2. Casus
een 38-jarige blanke vrouw, gravida 4, para 3, met een geschatte 29 weken spontane eenlingzwangerschap, presenteerde zich bij de eerste hulp met ernstige buikpijn in het rechteronderkwadrant die al drie dagen aanwezig was. De pijn was koliek van aard, uitstralend naar de rug en dij, en interfereren met de dagelijkse normale activiteit van de patiënt. De pijn werd verergerd door beweging en niet verlicht door pijnstillers. Er was geen koorts of vaginale bloeding. Er was geen voorgeschiedenis van braken, andere gastro-intestinale symptomen, urinaire symptomen, seksueel overdraagbare aandoeningen en geen flauwvallen. De patiënt had twee jaar eerder een lage dwarse keizersnede (vanwege de wenkbrauwpresentatie) en twee normale vaginale bevallingen gehad. Ze had geen geschiedenis van enige significante ziekte of allergieën of onvruchtbaarheid. Er was geen significante familie of psychosociale geschiedenis. Haar menarche begon op de leeftijd van 13 jaar met daaropvolgende regelmatige cycli.

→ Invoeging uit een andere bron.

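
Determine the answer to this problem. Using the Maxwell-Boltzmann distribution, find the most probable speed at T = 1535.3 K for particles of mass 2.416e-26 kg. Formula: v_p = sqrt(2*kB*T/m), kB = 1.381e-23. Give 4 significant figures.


Step 1: Numerator = 2*kB*T = 2*1.381e-23*1535.3 = 4.24e-20
Step 2: Ratio = 4.24e-20 / 2.416e-26 = 1.755e+06
Step 3: v_p = sqrt(1.755e+06) = 1325 m/s

1325


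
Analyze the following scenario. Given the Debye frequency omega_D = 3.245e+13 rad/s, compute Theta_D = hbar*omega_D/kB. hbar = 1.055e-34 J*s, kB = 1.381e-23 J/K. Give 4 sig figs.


Step 1: hbar*omega_D = 1.055e-34 * 3.245e+13 = 3.423e-21 J
Step 2: Theta_D = 3.423e-21 / 1.381e-23
Step 3: Theta_D = 247.9 K

247.9


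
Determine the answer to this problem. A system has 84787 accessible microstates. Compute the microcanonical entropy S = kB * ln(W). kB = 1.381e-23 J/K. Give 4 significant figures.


Step 1: ln(W) = ln(84787) = 11.35
Step 2: S = kB * ln(W) = 1.381e-23 * 11.35
Step 3: S = 1.567e-22 J/K

1.567e-22


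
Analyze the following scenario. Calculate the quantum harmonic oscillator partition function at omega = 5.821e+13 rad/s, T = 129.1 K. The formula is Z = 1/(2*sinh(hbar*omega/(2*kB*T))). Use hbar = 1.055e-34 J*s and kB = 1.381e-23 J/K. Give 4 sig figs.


Step 1: Compute x = hbar*omega/(kB*T) = 1.055e-34*5.821e+13/(1.381e-23*129.1) = 3.445
Step 2: x/2 = 1.722
Step 3: sinh(x/2) = 2.709
Step 4: Z = 1/(2*2.709) = 0.1846

0.1846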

haar lichaamsgewicht was 80 kg, Haar Lengte 162 cm en haar BMI 30.48 kg / m2. Er werd lichamelijk onderzoek gedaan; ze was afebrile met een polsslag van 90 tot slagen per minuut, bloeddruk van 122/73 mmHg en een ademhalingssnelheid van 20 cycli/min. Er waren geen tekenen van bloedarmoede of geelzucht. Abdominaal onderzoek toonde gevoeligheid voor palpatie in de rechter onderbuik, maar er was geen zwelling, bewaking, of rebound. Darmgeluiden waren normaal. Het fundalniveau van de baarmoeder was gelijk aan 29 weken en het foetale hartgeluid was positief. De uitwendige genitaliën waren normaal. Bimanueel bekkenonderzoek toonde een normale, gesloten baarmoederhals en geen bloedingen aan.
hemoglobine, witte bloedcellen, hematocriet, bloedplaatjes, nier-en leverfunctietesten lagen allemaal binnen de normale waarden. Urinekweek en hoge vaginale uitstrijkjes resultaten waren negatief. De serologische chlamydiale test was negatief.

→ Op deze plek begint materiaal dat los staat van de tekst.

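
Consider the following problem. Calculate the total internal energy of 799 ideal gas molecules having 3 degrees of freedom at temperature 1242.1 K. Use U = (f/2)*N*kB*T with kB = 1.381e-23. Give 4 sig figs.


Step 1: f/2 = 3/2 = 1.5
Step 2: N*kB*T = 799*1.381e-23*1242.1 = 1.371e-17
Step 3: U = 1.5 * 1.371e-17 = 2.056e-17 J

2.056e-17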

een obstetrisch echografisch onderzoek toonde een enkele levende intra-uteriene foetus aan na 29 weken zwangerschap, voldoende vruchtwater, placenta posterior bovenste, en een geschat foetaal gewicht van 1011 g, met normale doppler en geen teken van abruptie. Nier en blaas echografie onderzoek toonde geen bewijs van nefrolithiase noch van hydronefrose.
de bevindingen van Magnetic resonance imaging (MRI) kwamen overeen met een langwerpige buisvormige structuur die vloeistof bevat, inferieur aan de rechternier en zich uitstrekkend tot in de rechter paracolische goot, tot aan het bekken en rond de rechter eierstok, met een maximale diameter van ongeveer 2 cm. Het bevatte meerdere onvolledige septaties. Er werden geen vaste componenten opgemerkt. Er was geen duidelijke communicatie met de nier of darmen . De bevindingen wezen op een rechtszijdige hydrosalpinx.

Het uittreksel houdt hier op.